Travis discovers his father had another family and meets his half-sister, Claire Andrews (Kate Beaham), who is resentful that Travis inherited Jack's house and business and she begins stealing from him. Joel suggests Travis presses charges, but he refuses to. Travis and Rebecca jump at the chance of work on a tall ship and leave Summer Bay quietly, after Joel and Natalie agree to take care of the house and Justine and Peta Janossi (Aleetza Wood). Travis and Rebecca set up home in Canada and a couple of years later, Donald reveals that they have had a son together.

==Reception==
For his portrayal of Travis, Testoni won the "Most Popular New Talent" Logie Award in 1996. A year later, Testoni was nominated for "Most Popular Actor". In 1998, Travis and Rebecca were named "Best Couple" at the Inside Soap Awards.

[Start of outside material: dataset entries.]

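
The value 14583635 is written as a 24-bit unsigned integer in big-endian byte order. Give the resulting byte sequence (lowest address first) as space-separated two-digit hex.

DE 87 53

14583635 in hexadecimal, padded to 24 bits, is 0xDE8753.
Split into bytes (most-significant first): DE 87 53.
Big-endian: lowest address holds the most-significant byte.
So the memory order matches the most-significant-first order: DE 87 53.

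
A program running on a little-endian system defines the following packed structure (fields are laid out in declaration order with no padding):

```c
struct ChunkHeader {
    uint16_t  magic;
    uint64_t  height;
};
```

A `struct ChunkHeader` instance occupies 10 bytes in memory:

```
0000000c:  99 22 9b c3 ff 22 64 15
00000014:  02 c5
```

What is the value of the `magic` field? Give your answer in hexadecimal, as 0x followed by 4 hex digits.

0x2299

`magic` is the first field, at byte offset 0, occupying 2 bytes.
Bytes at offsets 0..1: 99 22.
In little-endian order the low byte comes first in memory.
Reassemble most-significant byte first: 22 99 → 0x2299.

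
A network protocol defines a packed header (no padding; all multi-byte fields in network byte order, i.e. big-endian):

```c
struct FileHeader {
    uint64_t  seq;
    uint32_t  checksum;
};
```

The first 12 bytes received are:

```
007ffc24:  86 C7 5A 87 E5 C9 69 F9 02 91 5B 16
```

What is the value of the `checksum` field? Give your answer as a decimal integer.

`checksum` follows `seq` (8 bytes), so it starts at byte offset 8 and occupies 4 bytes.
Bytes at offsets 8..11: 02 91 5B 16.
In big-endian order the high byte comes first in memory.
The bytes are already most-significant first: 0x02915B16.
0x02915B16 = 43080470.

43080470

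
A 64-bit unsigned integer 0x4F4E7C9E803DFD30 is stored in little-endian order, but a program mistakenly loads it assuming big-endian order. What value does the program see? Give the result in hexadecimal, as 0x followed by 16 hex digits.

0x30FD3D809E7C4E4F

Stored little-endian, the bytes at ascending addresses are 30 FD 3D 80 9E 7C 4E 4F.
Read back as big-endian, the last byte is least significant, giving 0x30FD3D809E7C4E4F.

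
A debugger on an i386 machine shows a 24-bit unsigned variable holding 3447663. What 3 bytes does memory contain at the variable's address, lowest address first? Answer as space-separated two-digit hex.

6F 9B 34

3447663 in hexadecimal, padded to 24 bits, is 0x349B6F.
Split into bytes (most-significant first): 34 9B 6F.
Little-endian stores the least-significant byte at the lowest address.
So at ascending addresses the bytes are 6F 9B 34.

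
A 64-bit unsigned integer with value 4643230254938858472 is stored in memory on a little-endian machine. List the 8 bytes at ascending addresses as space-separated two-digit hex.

4643230254938858472 in hexadecimal, padded to 64 bits, is 0x40701150E3FA23E8.
Split into bytes (most-significant first): 40 70 11 50 E3 FA 23 E8.
Little-endian stores the least-significant byte at the lowest address.
So at ascending addresses the bytes are E8 23 FA E3 50 11 70 40.

E8 23 FA E3 50 11 70 40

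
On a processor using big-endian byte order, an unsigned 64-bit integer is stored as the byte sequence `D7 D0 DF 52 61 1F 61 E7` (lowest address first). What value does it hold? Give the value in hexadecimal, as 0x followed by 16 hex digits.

Big-endian stores the most-significant byte at the lowest address.
The bytes are already most-significant first: 0xD7D0DF52611F61E7.

0xD7D0DF52611F61E7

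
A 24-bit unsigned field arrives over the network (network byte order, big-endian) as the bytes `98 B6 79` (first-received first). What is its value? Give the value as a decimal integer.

10008185

Big-endian: lowest address holds the most-significant byte.
The bytes are already most-significant first: 0x98B679.
0x98B679 = 10008185.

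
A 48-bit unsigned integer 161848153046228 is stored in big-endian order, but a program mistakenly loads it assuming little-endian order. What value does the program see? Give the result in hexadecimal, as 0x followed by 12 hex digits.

0xD47CAB353393

161848153046228 in 48-bit hexadecimal is 0x933335AB7CD4.
Stored big-endian, the bytes at ascending addresses are 93 33 35 AB 7C D4.
Read back as little-endian, the first byte is least significant, giving 0xD47CAB353393.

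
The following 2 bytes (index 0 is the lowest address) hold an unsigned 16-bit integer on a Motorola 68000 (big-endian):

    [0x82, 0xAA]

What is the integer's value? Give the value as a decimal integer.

Big-endian: lowest address holds the most-significant byte.
The bytes are already most-significant first: 0x82AA.
0x82AA = 33450.

33450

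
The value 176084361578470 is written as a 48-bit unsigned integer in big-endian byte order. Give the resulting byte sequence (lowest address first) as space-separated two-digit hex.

176084361578470 in hexadecimal, padded to 48 bits, is 0xA025D5D287E6.
Split into bytes (most-significant first): A0 25 D5 D2 87 E6.
Big-endian stores the most-significant byte at the lowest address.
So the memory order matches the most-significant-first order: A0 25 D5 D2 87 E6.

A0 25 D5 D2 87 E6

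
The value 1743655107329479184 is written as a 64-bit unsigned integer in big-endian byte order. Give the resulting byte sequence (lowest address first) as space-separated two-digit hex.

1743655107329479184 in hexadecimal, padded to 64 bits, is 0x1832B514F32B5210.
Split into bytes (most-significant first): 18 32 B5 14 F3 2B 52 10.
In big-endian order the high byte comes first in memory.
So the memory order matches the most-significant-first order: 18 32 B5 14 F3 2B 52 10.

18 32 B5 14 F3 2B 52 10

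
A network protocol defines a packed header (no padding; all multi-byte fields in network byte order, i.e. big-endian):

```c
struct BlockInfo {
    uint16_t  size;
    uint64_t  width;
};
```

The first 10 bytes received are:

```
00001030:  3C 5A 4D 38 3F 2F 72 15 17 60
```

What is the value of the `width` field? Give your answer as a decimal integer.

5564266812626245472

`width` follows `size` (2 bytes), so it starts at byte offset 2 and occupies 8 bytes.
Bytes at offsets 2..9: 4D 38 3F 2F 72 15 17 60.
In big-endian order the high byte comes first in memory.
The bytes are already most-significant first: 0x4D383F2F72151760.
0x4D383F2F72151760 = 5564266812626245472.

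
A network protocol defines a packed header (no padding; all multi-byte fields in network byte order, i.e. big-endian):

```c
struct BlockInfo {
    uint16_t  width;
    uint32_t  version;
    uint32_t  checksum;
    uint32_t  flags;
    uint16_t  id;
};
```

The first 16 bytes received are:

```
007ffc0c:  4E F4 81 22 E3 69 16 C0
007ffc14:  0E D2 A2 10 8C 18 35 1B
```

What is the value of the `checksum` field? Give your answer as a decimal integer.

`checksum` follows `width` (2 B), `version` (4 B), so it starts at offset 2 + 4 = 6 and occupies 4 bytes.
Bytes at offsets 6..9: 16 C0 0E D2.
Big-endian: lowest address holds the most-significant byte.
The bytes are already most-significant first: 0x16C00ED2.
0x16C00ED2 = 381685458.

381685458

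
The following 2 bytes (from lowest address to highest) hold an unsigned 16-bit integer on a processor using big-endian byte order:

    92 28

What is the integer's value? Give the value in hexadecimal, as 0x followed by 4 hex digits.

In big-endian order the high byte comes first in memory.
The bytes are already most-significant first: 0x9228.

0x9228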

They received a nomination in the same category the following year.

Judy Johnson of The Sun-Herald branded Travis a "dreamboat fisherman." While Serene Coneeley from Inside Soap called him "the hunky hermit". Matt Condon of The Sun-Herald referred to Travis in his article about "dumb" Male characters on television. He opined "Travis' rampant stupidity keeps upsetting the balance. He loves Kelly, but can't understand why she has to work such long hours. Hello? She's a doctor, right?"